Ringfort, Ballycor, Co. Westmeath
Co. Westmeath |
Ringforts
Some places earn their interest not from what survives but from what has completely vanished.
At Ballycor in County Westmeath, a ringfort once occupied the crest of an elongated natural hillock, its oval earthworks clearly legible on the Ordnance Survey six-inch map of 1837, annotated simply as "Fort" on the accompanying Fair Plan. Ringforts, which are roughly circular or oval enclosures defined by one or more earthen banks and ditches, served as farmsteads and small defended settlements during the early medieval period in Ireland, and thousands of them are scattered across the country. This one, measuring approximately 34 metres along its north-east to south-west axis and 27 metres across, was a modest but recognisable example of the type.
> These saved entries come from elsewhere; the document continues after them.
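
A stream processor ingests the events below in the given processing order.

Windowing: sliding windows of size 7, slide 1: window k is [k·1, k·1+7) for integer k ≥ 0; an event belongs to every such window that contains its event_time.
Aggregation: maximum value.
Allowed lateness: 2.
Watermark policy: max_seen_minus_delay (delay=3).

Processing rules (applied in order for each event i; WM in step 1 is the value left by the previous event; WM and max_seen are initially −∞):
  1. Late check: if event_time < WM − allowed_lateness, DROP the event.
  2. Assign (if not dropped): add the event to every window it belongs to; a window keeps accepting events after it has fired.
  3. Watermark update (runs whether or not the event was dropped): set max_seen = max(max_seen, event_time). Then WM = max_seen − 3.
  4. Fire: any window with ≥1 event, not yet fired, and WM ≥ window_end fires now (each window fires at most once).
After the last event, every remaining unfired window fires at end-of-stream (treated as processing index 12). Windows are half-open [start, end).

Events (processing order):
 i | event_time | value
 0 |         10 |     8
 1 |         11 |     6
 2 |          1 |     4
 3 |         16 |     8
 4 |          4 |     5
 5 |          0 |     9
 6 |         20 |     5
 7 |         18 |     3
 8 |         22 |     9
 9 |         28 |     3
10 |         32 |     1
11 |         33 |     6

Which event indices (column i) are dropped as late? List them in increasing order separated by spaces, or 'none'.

i=0 t=10 v=8: → [10,17),[9,16),[8,15),[7,14),[6,13),[5,12),[4,11); WM=7
i=1 t=11 v=6: → [11,18),[10,17),[9,16),[8,15),[7,14),[6,13),[5,12); WM=8
i=2 t=1 v=4: DROP (t<8-2); WM=8
i=3 t=16 v=8: → [16,23),[15,22),[14,21),[13,20),[12,19),[11,18),[10,17); WM=13; [4,11) fires=8 [5,12) fires=8 [6,13) fires=8
i=4 t=4 v=5: DROP (t<13-2); WM=13
i=5 t=0 v=9: DROP (t<13-2); WM=13
i=6 t=20 v=5: → [20,27),[19,26),[18,25),[17,24),[16,23),[15,22),[14,21); WM=17; [7,14) fires=8 [8,15) fires=8 [9,16) fires=8 [10,17) fires=8
i=7 t=18 v=3: → [18,25),[17,24),[16,23),[15,22),[14,21),[13,20),[12,19); WM=17
i=8 t=22 v=9: → [22,29),[21,28),[20,27),[19,26),[18,25),[17,24),[16,23); WM=19; [11,18) fires=8 [12,19) fires=8
i=9 t=28 v=3: → [28,35),[27,34),[26,33),[25,32),[24,31),[23,30),[22,29); WM=25; [13,20) fires=8 [14,21) fires=8 [15,22) fires=8 [16,23) fires=9 [17,24) fires=9 [18,25) fires=9
i=10 t=32 v=1: → [32,39),[31,38),[30,37),[29,36),[28,35),[27,34),[26,33); WM=29; [19,26) fires=9 [20,27) fires=9 [21,28) fires=9 [22,29) fires=9
i=11 t=33 v=6: → [33,40),[32,39),[31,38),[30,37),[29,36),[28,35),[27,34); WM=30; [23,30) fires=3

2 4 5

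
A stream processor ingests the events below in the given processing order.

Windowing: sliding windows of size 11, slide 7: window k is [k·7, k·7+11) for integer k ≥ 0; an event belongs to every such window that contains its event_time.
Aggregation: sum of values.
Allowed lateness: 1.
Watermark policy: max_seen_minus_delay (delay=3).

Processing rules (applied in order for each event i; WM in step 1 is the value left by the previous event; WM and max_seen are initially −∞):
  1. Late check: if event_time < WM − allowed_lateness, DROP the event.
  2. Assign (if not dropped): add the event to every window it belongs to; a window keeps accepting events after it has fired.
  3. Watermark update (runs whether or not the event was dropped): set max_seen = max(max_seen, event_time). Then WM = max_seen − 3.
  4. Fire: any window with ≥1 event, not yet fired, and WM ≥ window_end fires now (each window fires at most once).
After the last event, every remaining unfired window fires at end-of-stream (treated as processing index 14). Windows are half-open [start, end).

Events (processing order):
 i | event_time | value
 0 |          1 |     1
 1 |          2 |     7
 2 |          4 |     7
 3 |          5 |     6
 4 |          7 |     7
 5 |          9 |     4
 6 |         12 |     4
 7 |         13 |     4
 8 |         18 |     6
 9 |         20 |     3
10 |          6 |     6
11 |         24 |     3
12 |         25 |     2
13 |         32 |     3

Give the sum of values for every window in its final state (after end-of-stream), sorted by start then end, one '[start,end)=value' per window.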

By 1970, it was gone. A visit that year found no surface remains whatsoever, and the site today shows only modern cultivation ridges and agricultural banks that follow no coherent or ancient plan.
What makes Ballycor quietly instructive is the contrast between its visibility in the nineteenth century and its complete absence now. The hillock itself remains, running roughly north-north-east to south-south-west through gently undulating pasture with some poorly drained hollows nearby, and the position would have commanded good views in all directions, which is typical of ringfort placement across the Irish midlands. The earthworks that once defined the fort's perimeter were, at some point between 1837 and 1970, ploughed or levelled out of existence. Aerial photography confirms there is nothing left to detect even from above. The landscape has absorbed it entirely, leaving only the natural topography that made the spot worth choosing in the first place.